The findings suggest that gender and youth inclusion was primarily project-based and was strongly tied to donor requirements. Meaning, projects that strongly included women and youth were mainly designed to target them as a primary or the only target. Some R & I projects made promising efforts in developing youth and gender-specific work packages as well as action plans outlining the end-to-end engagement of men, women, and youth in R & I. However, there was an imbalance in gender integration vis-à-vis youth integration as youth got little consideration in the R & I policies and practices, thereby reinforcing intergenerational inequality. Factors limiting youth and gender integration in R & I included inadequate gender expertise and competence and women and youth’s insufficient access to leadership roles, therefore, limiting their participation at decision-making levels.

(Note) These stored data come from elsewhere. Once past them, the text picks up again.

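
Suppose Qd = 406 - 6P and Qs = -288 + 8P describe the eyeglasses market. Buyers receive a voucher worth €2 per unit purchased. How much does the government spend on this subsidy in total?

Government cost = 1616/7

Pre-subsidy: 406 - 6P = -288 + 8P gives P* = 347/7, Q* = 760/7.
With the rebate, buyers effectively pay Pb = Ps − 2, where Ps is the price sellers receive.
Demand in terms of Ps becomes Qd = 406 − 6(Ps − 2) = 418 - 6Ps. Setting this equal to supply: 418 - 6Ps = -288 + 8Ps, so Ps = 353/7.
Buyers pay Pb = 353/7 − 2 = 339/7; Q' = -288 + 8·(353/7) = 808/7.
Government outlay = subsidy × quantity = 2 × 808/7 = 1616/7.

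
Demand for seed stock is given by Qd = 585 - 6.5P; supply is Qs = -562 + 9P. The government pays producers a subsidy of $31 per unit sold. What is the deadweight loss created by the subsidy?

Pre-subsidy: 585 - 6.5P = -562 + 9P gives P* = 74, Q* = 104.
With the subsidy, sellers receive Ps = Pb + 31 for each unit, where Pb is the price buyers pay.
Supply in terms of Pb becomes Qs = -562 + 9(Pb + 31) = -283 + 9Pb. Setting this equal to demand: 585 - 6.5Pb = -283 + 9Pb, so Pb = 56.
Sellers receive Ps = 56 + 31 = 87; Q' = 585 − 6.5·56 = 221.
The subsidy expands output by 221 − 104 = 117 past the efficient level; on those units the gap between marginal cost and willingness to pay runs from 0 up to 31.
DWL = ½ × 31 × 117 = 1813.5.

Deadweight loss = $1813.5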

In conclusion, gender and youth inclusion and participation in R&I requires a holistic approach, one that considers the critical role they can play in innovation scaling. Consequently, there is a need to separate gender and youth in R&I interventions as youth represent a heterogenous group and their distinctive roles can significantly impact Africa’s food system. This could be an entry point for increasing the positive impact of R & I projects on livelihoods, gender equality, women’s empowerment, and entrepreneurship.
Mastewal Yami Degefa
Mastewal Yami Degefa is an independent researcher in social inclusion and agriculture. Her research interests include inclusiveness of agricultural policy processes, and governance issues on land and water resources in Eastern Africa. She took part in numerous studies in international research institutions, and bilateral and multilateral agencies. She conducted trainings on policy and institutional analysis, explorative research design and qualitative research methods. Prior posts include policy scientist at the International Institute of Tropical Agriculture (IITA) and post-doctoral fellow at the International Water Management Institute (IWMI). Mastewal holds a Ph.D. in Agricultural Sciences from BOKU University of Natural Resources and Applied Life sciences, Centre for Development Research, Vienna, Austria in 2010.